Thursday 1 November 2018

Figure/ground

Swiss National Exhibition logo, Armin Hoffman.
The open ends of the cross allows the E and + to coexist Negative space creates flow through the form.

'It's all about the 'Gestalt'." - Hamish Muir.

Gestalt
'The whole is other than the sum of the parts' - Kurt Koffka
The shape or form and how they are perceived.
Key principles: emergence, reification, multi-stability, invariance.

Gestalt principles

1. Law of pragnanz (law of simplicity) - When confronted with complex shapes we recognise them into simpler components.
e.g. without the shapes being separated, we still see them as two components.

2. Closure - combining parts to form a simpler whole.
e.g. we fill in the missing information to create the form.
3. Symmetry and order - we seek symmetry to impose order on chaos.
e.g. we perceive these forms from there symmetrical centre.
4. Proximity - close objects that are seen together as a group.
e.g. here we see three separate groups of dots.
5. Continuation - objects on a line/curve are perceived more related.
e.g. here we see a line and a curve.
6. Uniform connectedness - elements that are visually connected appear related.
e.g. the dots and the squares appear related.
7. Similarity - elements that have similar characteristics appear more related than those that don't.
e.g. the red dots appear separate to the black dots due to being the same colour.
8. Focal point - elements with a point of interest, difference or emphasis will hold the viewers attention more.
e.g. the orange man is different to the rest of the men, bringing the attention to that particular element.
9. Figure/ground - the relationship between positive elements and negative space.
e.g. this image shows two different forms, a young lady and an old woman, depending whether the viewer looks at the positive elements or the negative space.

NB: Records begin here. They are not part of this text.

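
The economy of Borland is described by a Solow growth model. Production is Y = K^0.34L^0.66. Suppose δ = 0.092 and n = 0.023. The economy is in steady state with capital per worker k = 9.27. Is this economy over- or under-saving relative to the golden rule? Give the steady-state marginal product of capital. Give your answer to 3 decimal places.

Capital per worker breaks even when investment replaces (n + δ)·k; here n + δ = 0.115.
MPK = 0.34·k^(0.34−1) = 0.34·9.27^(-0.66) ≈ 0.0782.
MPK < 0.115, so the economy is dynamically inefficient (over-saving).

over-saving; MPK ≈ 0.078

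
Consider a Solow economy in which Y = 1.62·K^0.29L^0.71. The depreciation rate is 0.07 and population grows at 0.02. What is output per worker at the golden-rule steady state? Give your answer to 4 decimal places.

n + δ = 0.02 + 0.07 = 0.09.
Setting f'(k) = n+δ gives 0.29·1.62·k^(0.29−1) = 0.09, hence k_gold = (0.29·1.62/0.09)^(1/0.71) ≈ 10.2519.
Output: y_gold = 1.62·k_gold^0.29 = 1.62·10.2519^0.29 ≈ 3.1816.

y_gold ≈ 3.1816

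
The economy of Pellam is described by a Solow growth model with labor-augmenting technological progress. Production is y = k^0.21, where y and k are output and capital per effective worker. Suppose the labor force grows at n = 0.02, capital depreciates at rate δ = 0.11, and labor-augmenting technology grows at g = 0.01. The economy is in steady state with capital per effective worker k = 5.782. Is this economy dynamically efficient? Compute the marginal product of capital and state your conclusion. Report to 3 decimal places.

dynamically inefficient; MPK ≈ 0.053

The effective depreciation rate is n + g + δ = 0.02 + 0.01 + 0.11 = 0.14.
MPK = 0.21·k^(0.21−1) = 0.21·5.782^(-0.79) ≈ 0.0525.
MPK < 0.14, so the economy is dynamically inefficient (over-saving).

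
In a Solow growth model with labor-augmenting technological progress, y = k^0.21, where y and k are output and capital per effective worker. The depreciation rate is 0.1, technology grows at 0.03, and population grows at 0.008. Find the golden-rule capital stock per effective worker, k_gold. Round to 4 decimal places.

k_gold ≈ 1.7014

Capital per effective worker breaks even when investment replaces (n + g + δ)·k; here n + g + δ = 0.138.
Maximizing c = f(k) − (n+g+δ)·k gives f'(k) = n+g+δ, i.e. 0.21·k^(0.21−1) = 0.138, so k_gold = (0.21/0.138)^(1/0.79) ≈ 1.7014.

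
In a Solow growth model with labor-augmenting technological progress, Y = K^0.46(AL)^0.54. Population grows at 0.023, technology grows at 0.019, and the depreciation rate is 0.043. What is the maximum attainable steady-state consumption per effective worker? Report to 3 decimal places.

The effective depreciation rate is n + g + δ = 0.023 + 0.019 + 0.043 = 0.085.
At the golden rule the marginal product of capital equals n+g+δ: 0.46·k^(0.46−1) = 0.085. Solving, k_gold = (0.46/0.085)^(1/0.54) ≈ 22.8053.
y_gold = 22.8053^0.46 ≈ 4.2140.
c_gold = y_gold − (n+g+δ)·k_gold = 4.2140 − 0.085·22.8053 ≈ 2.2756.

c_gold ≈ 2.276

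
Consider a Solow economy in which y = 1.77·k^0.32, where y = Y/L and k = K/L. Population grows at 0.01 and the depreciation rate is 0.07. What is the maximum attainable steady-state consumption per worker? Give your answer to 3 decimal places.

c_gold ≈ 3.023

Break-even investment rate: n + δ = 0.01 + 0.07 = 0.08.
Golden rule sets MPK = n+δ: 0.32·1.77·k^(0.32−1) = 0.08, so k_gold = (0.32·1.77/0.08)^(1/0.68) ≈ 17.7848.
y_gold = 1.77·17.7848^0.32 ≈ 4.4462.
c_gold = y_gold − (n+δ)·k_gold = 4.4462 − 0.08·17.7848 ≈ 3.0234.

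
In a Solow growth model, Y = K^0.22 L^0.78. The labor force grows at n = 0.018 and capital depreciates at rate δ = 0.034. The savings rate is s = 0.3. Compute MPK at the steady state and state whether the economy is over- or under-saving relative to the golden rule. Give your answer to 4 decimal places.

over-saving; MPK ≈ 0.0381

The effective depreciation rate is n + δ = 0.018 + 0.034 = 0.052.
Steady-state k*: s·k^0.22 = 0.052·k gives k* = (0.3/0.052)^(1/0.78) ≈ 9.4578.
MPK = 0.22·9.4578^(-0.78) ≈ 0.0381.
MPK < n+δ = 0.052, so the economy is dynamically inefficient (over-saving).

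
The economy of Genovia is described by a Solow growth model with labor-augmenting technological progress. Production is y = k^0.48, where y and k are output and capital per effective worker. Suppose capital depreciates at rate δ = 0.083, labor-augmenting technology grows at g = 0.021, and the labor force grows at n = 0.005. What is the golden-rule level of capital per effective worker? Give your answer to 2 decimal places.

k_gold ≈ 17.30

Capital per effective worker breaks even when investment replaces (n + g + δ)·k; here n + g + δ = 0.109.
At the golden rule the marginal product of capital equals n+g+δ: 0.48·k^(0.48−1) = 0.109. Solving, k_gold = (0.48/0.109)^(1/0.52) ≈ 17.3024.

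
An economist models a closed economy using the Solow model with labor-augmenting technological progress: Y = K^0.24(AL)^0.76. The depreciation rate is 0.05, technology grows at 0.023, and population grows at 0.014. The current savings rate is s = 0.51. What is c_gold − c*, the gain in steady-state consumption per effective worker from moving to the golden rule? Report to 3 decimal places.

Capital per effective worker breaks even when investment replaces (n + g + δ)·k; here n + g + δ = 0.087.
Current steady state (s = 0.51): k* = (0.51/0.087)^(1/0.76) ≈ 10.2469, y* = 10.2469^0.24 ≈ 1.7480, c* = (1−0.51)·1.7480 ≈ 0.8565.
Maximizing c = f(k) − (n+g+δ)·k gives f'(k) = n+g+δ, i.e. 0.24·k^(0.24−1) = 0.087, so k_gold = (0.24/0.087)^(1/0.76) ≈ 3.8007.
y_gold = 3.8007^0.24 ≈ 1.3777, c_gold = y_gold − 0.087·k_gold ≈ 1.0471.
Gain: Δc = 1.0471 − 0.8565 ≈ 0.1906.

Δc ≈ 0.191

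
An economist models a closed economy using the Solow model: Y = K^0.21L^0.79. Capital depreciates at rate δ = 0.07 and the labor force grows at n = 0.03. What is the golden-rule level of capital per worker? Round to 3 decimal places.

k_gold ≈ 2.558

Break-even investment rate: n + δ = 0.03 + 0.07 = 0.1.
Setting f'(k) = n+δ gives 0.21·k^(0.21−1) = 0.1, hence k_gold = (0.21/0.1)^(1/0.79) ≈ 2.5578.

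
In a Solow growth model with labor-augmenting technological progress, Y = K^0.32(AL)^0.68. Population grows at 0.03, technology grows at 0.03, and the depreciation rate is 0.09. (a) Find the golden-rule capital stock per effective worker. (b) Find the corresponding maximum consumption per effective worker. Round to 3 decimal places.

Capital per effective worker breaks even when investment replaces (n + g + δ)·k; here n + g + δ = 0.15.
Setting f'(k) = n+g+δ gives 0.32·k^(0.32−1) = 0.15, hence k_gold = (0.32/0.15)^(1/0.68) ≈ 3.0473.
y_gold = 3.0473^0.32 ≈ 1.4284; c_gold = y_gold − 0.15·k_gold ≈ 0.9713.

(a) k_gold ≈ 3.047; (b) c_gold ≈ 0.971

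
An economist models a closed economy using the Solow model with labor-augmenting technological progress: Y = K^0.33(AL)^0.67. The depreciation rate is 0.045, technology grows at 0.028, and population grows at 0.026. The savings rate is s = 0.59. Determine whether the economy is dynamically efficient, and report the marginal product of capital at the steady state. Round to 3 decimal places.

Capital per effective worker breaks even when investment replaces (n + g + δ)·k; here n + g + δ = 0.099.
Steady-state k*: s·k^0.33 = 0.099·k gives k* = (0.59/0.099)^(1/0.67) ≈ 14.3562.
MPK = 0.33·14.3562^(-0.67) ≈ 0.0554.
MPK < n+g+δ = 0.099, so the economy is dynamically inefficient (over-saving).

dynamically inefficient; MPK ≈ 0.055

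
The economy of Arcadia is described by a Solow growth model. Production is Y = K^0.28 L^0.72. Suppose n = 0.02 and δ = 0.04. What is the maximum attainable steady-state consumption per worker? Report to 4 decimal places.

c_gold ≈ 1.3107

Break-even investment rate: n + δ = 0.02 + 0.04 = 0.06.
Maximizing c = f(k) − (n+δ)·k gives f'(k) = n+δ, i.e. 0.28·k^(0.28−1) = 0.06, so k_gold = (0.28/0.06)^(1/0.72) ≈ 8.4952.
y_gold = 8.4952^0.28 ≈ 1.8204.
c_gold = y_gold − (n+δ)·k_gold = 1.8204 − 0.06·8.4952 ≈ 1.3107.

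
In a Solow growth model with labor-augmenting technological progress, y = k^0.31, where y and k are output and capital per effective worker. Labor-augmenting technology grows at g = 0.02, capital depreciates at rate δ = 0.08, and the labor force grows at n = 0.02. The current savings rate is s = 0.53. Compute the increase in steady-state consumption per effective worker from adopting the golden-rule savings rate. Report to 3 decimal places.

The effective depreciation rate is n + g + δ = 0.02 + 0.02 + 0.08 = 0.12.
Current steady state (s = 0.53): k* = (0.53/0.12)^(1/0.69) ≈ 8.6083, y* = 8.6083^0.31 ≈ 1.9491, c* = (1−0.53)·1.9491 ≈ 0.9161.
At the golden rule the marginal product of capital equals n+g+δ: 0.31·k^(0.31−1) = 0.12. Solving, k_gold = (0.31/0.12)^(1/0.69) ≈ 3.9570.
y_gold = 3.9570^0.31 ≈ 1.5317, c_gold = y_gold − 0.12·k_gold ≈ 1.0569.
Gain: Δc = 1.0569 − 0.9161 ≈ 0.1408.

Δc ≈ 0.141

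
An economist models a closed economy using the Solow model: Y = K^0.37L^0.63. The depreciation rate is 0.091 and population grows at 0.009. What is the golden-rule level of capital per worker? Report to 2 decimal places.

Break-even investment rate: n + δ = 0.009 + 0.091 = 0.1.
Golden rule sets MPK = n+δ: 0.37·k^(0.37−1) = 0.1, so k_gold = (0.37/0.1)^(1/0.63) ≈ 7.9782.

k_gold ≈ 7.98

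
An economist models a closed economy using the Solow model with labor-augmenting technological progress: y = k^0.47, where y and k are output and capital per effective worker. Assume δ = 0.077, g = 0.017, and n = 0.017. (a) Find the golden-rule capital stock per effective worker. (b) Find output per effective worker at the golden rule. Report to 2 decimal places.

(a) k_gold ≈ 15.23; (b) y_gold ≈ 3.60

Break-even investment rate: n + g + δ = 0.017 + 0.017 + 0.077 = 0.111.
Setting f'(k) = n+g+δ gives 0.47·k^(0.47−1) = 0.111, hence k_gold = (0.47/0.111)^(1/0.53) ≈ 15.2263.
y_gold = 15.2263^0.47 ≈ 3.5960.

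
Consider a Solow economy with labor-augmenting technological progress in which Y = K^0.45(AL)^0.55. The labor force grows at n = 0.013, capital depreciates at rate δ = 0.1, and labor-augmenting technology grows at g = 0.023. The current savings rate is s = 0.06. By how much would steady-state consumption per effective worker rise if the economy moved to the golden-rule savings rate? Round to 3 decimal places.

Δc ≈ 0.983

n + g + δ = 0.013 + 0.023 + 0.1 = 0.136.
Current steady state (s = 0.06): k* = (0.06/0.136)^(1/0.55) ≈ 0.2259, y* = 0.2259^0.45 ≈ 0.5120, c* = (1−0.06)·0.5120 ≈ 0.4812.
Maximizing c = f(k) − (n+g+δ)·k gives f'(k) = n+g+δ, i.e. 0.45·k^(0.45−1) = 0.136, so k_gold = (0.45/0.136)^(1/0.55) ≈ 8.8077.
y_gold = 8.8077^0.45 ≈ 2.6619, c_gold = y_gold − 0.136·k_gold ≈ 1.4640.
Gain: Δc = 1.4640 − 0.4812 ≈ 0.9828.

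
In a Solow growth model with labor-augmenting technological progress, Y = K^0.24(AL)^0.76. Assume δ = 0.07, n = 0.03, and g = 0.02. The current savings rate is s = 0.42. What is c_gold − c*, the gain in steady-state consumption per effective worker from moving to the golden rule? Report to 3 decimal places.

The effective depreciation rate is n + g + δ = 0.03 + 0.02 + 0.07 = 0.12.
Current steady state (s = 0.42): k* = (0.42/0.12)^(1/0.76) ≈ 5.1985, y* = 5.1985^0.24 ≈ 1.4853, c* = (1−0.42)·1.4853 ≈ 0.8615.
At the golden rule the marginal product of capital equals n+g+δ: 0.24·k^(0.24−1) = 0.12. Solving, k_gold = (0.24/0.12)^(1/0.76) ≈ 2.4894.
y_gold = 2.4894^0.24 ≈ 1.2447, c_gold = y_gold − 0.12·k_gold ≈ 0.9460.
Gain: Δc = 0.9460 − 0.8615 ≈ 0.0845.

Δc ≈ 0.084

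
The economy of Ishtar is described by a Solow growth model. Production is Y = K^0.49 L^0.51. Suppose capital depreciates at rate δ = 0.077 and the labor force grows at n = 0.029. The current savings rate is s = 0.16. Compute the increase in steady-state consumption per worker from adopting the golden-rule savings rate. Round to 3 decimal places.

Δc ≈ 0.973

The effective depreciation rate is n + δ = 0.029 + 0.077 = 0.106.
Current steady state (s = 0.16): k* = (0.16/0.106)^(1/0.51) ≈ 2.2419, y* = 2.2419^0.49 ≈ 1.4853, c* = (1−0.16)·1.4853 ≈ 1.2476.
Maximizing c = f(k) − (n+δ)·k gives f'(k) = n+δ, i.e. 0.49·k^(0.49−1) = 0.106, so k_gold = (0.49/0.106)^(1/0.51) ≈ 20.1236.
y_gold = 20.1236^0.49 ≈ 4.3533, c_gold = y_gold − 0.106·k_gold ≈ 2.2202.
Gain: Δc = 2.2202 − 1.2476 ≈ 0.9726.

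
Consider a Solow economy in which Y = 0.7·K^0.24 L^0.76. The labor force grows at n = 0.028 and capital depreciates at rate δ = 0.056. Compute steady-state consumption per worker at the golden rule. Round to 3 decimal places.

c_gold ≈ 0.662

Capital per worker breaks even when investment replaces (n + δ)·k; here n + δ = 0.084.
Golden rule sets MPK = n+δ: 0.24·0.7·k^(0.24−1) = 0.084, so k_gold = (0.24·0.7/0.084)^(1/0.76) ≈ 2.4894.
y_gold = 0.7·2.4894^0.24 ≈ 0.8713.
c_gold = y_gold − (n+δ)·k_gold = 0.8713 − 0.084·2.4894 ≈ 0.6622.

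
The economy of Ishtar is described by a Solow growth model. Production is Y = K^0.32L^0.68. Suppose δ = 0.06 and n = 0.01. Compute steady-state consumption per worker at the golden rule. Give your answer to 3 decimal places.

c_gold ≈ 1.390

n + δ = 0.01 + 0.06 = 0.07.
At the golden rule the marginal product of capital equals n+δ: 0.32·k^(0.32−1) = 0.07. Solving, k_gold = (0.32/0.07)^(1/0.68) ≈ 9.3468.
y_gold = 9.3468^0.32 ≈ 2.0446.
c_gold = y_gold − (n+δ)·k_gold = 2.0446 − 0.07·9.3468 ≈ 1.3903.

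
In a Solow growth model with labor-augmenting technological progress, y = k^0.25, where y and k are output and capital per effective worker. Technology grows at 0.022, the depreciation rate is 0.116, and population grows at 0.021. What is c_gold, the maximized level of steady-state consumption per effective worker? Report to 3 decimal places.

Break-even investment rate: n + g + δ = 0.021 + 0.022 + 0.116 = 0.159.
At the golden rule the marginal product of capital equals n+g+δ: 0.25·k^(0.25−1) = 0.159. Solving, k_gold = (0.25/0.159)^(1/0.75) ≈ 1.8283.
y_gold = 1.8283^0.25 ≈ 1.1628.
c_gold = y_gold − (n+g+δ)·k_gold = 1.1628 − 0.159·1.8283 ≈ 0.8721.

c_gold ≈ 0.872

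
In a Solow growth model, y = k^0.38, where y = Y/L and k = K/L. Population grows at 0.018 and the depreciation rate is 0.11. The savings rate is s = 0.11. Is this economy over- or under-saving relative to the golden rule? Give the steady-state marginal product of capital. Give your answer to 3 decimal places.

n + δ = 0.018 + 0.11 = 0.128.
Steady-state k*: s·k^0.38 = 0.128·k gives k* = (0.11/0.128)^(1/0.62) ≈ 0.7831.
MPK = 0.38·0.7831^(-0.62) ≈ 0.4422.
MPK > n+δ = 0.128, so the economy is dynamically efficient (under-saving).

under-saving; MPK ≈ 0.442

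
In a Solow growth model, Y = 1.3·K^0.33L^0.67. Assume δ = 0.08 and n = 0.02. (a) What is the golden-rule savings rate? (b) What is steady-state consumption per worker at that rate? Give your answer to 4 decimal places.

(a) s_gold = 0.3300; (b) c_gold ≈ 1.7845

Break-even investment rate: n + δ = 0.02 + 0.08 = 0.1.
For Cobb-Douglas, s_gold equals capital's share: s_gold = 0.33.
Setting f'(k) = n+δ gives 0.33·1.3·k^(0.33−1) = 0.1, hence k_gold = (0.33·1.3/0.1)^(1/0.67) ≈ 8.7895.
y_gold = 1.3·8.7895^0.33 ≈ 2.6635; c_gold = (1−0.33)·y_gold ≈ 1.7845.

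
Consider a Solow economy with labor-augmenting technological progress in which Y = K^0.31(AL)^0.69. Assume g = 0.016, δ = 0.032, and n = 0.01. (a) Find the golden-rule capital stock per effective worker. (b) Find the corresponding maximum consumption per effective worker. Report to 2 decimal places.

(a) k_gold ≈ 11.35; (b) c_gold ≈ 1.47

n + g + δ = 0.01 + 0.016 + 0.032 = 0.058.
Golden rule sets MPK = n+g+δ: 0.31·k^(0.31−1) = 0.058, so k_gold = (0.31/0.058)^(1/0.69) ≈ 11.3495.
y_gold = 11.3495^0.31 ≈ 2.1235; c_gold = y_gold − 0.058·k_gold ≈ 1.4652.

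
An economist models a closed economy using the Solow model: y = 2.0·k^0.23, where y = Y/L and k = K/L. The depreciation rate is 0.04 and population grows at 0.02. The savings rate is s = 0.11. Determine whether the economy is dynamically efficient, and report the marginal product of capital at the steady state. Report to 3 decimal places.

dynamically efficient; MPK ≈ 0.125

Capital per worker breaks even when investment replaces (n + δ)·k; here n + δ = 0.06.
Steady-state k*: s·A·k^0.23 = 0.06·k gives k* = (0.11·2.0/0.06)^(1/0.77) ≈ 5.4053.
MPK = 0.23·2.0·5.4053^(-0.77) ≈ 0.1255.
MPK > n+δ = 0.06, so the economy is dynamically efficient (under-saving).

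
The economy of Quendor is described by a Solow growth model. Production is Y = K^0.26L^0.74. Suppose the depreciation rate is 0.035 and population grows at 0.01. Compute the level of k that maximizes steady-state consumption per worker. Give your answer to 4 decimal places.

k_gold ≈ 10.7006

The effective depreciation rate is n + δ = 0.01 + 0.035 = 0.045.
Golden rule sets MPK = n+δ: 0.26·k^(0.26−1) = 0.045, so k_gold = (0.26/0.045)^(1/0.74) ≈ 10.7006.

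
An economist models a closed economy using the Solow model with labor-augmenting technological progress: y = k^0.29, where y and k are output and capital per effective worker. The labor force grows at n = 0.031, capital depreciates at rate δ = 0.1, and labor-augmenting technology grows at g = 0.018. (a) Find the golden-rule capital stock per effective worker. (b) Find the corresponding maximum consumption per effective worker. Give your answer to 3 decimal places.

The effective depreciation rate is n + g + δ = 0.031 + 0.018 + 0.1 = 0.149.
Setting f'(k) = n+g+δ gives 0.29·k^(0.29−1) = 0.149, hence k_gold = (0.29/0.149)^(1/0.71) ≈ 2.5547.
y_gold = 2.5547^0.29 ≈ 1.3126; c_gold = y_gold − 0.149·k_gold ≈ 0.9319.

(a) k_gold ≈ 2.555; (b) c_gold ≈ 0.932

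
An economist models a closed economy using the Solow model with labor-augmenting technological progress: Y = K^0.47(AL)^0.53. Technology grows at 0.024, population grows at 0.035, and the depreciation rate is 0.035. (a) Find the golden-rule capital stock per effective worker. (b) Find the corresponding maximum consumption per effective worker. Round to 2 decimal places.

Capital per effective worker breaks even when investment replaces (n + g + δ)·k; here n + g + δ = 0.094.
Setting f'(k) = n+g+δ gives 0.47·k^(0.47−1) = 0.094, hence k_gold = (0.47/0.094)^(1/0.53) ≈ 20.8359.
y_gold = 20.8359^0.47 ≈ 4.1672; c_gold = y_gold − 0.094·k_gold ≈ 2.2086.

(a) k_gold ≈ 20.84; (b) c_gold ≈ 2.21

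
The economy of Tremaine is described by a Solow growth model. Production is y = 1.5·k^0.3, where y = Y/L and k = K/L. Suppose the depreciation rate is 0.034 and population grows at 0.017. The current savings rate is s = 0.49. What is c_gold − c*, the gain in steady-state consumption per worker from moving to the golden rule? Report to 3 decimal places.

Δc ≈ 0.269

n + δ = 0.017 + 0.034 = 0.051.
Current steady state (s = 0.49): k* = (0.49·1.5/0.051)^(1/0.7) ≈ 45.2179, y* = 1.5·45.2179^0.3 ≈ 4.7064, c* = (1−0.49)·4.7064 ≈ 2.4002.
Setting f'(k) = n+δ gives 0.3·1.5·k^(0.3−1) = 0.051, hence k_gold = (0.3·1.5/0.051)^(1/0.7) ≈ 22.4346.
y_gold = 1.5·22.4346^0.3 ≈ 3.8139, c_gold = y_gold − 0.051·k_gold ≈ 2.6697.
Gain: Δc = 2.6697 − 2.4002 ≈ 0.2695.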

There are 3 types of figure/ground relationships; stable, reversible and ambiguous.

'elements can both appear ground and figure' - Jan Tschichold

Space gives positive elements room to breathe.
Space can establish contrast, emphasis and hierarchy.
Task:
Using post it notes to create letterforms using only 3 colours. The letterforms can occupy the same gridded space simultaneously. One colour will act as the ground for the other. 

        
Water slowly disintegrating, revealing 'solid'.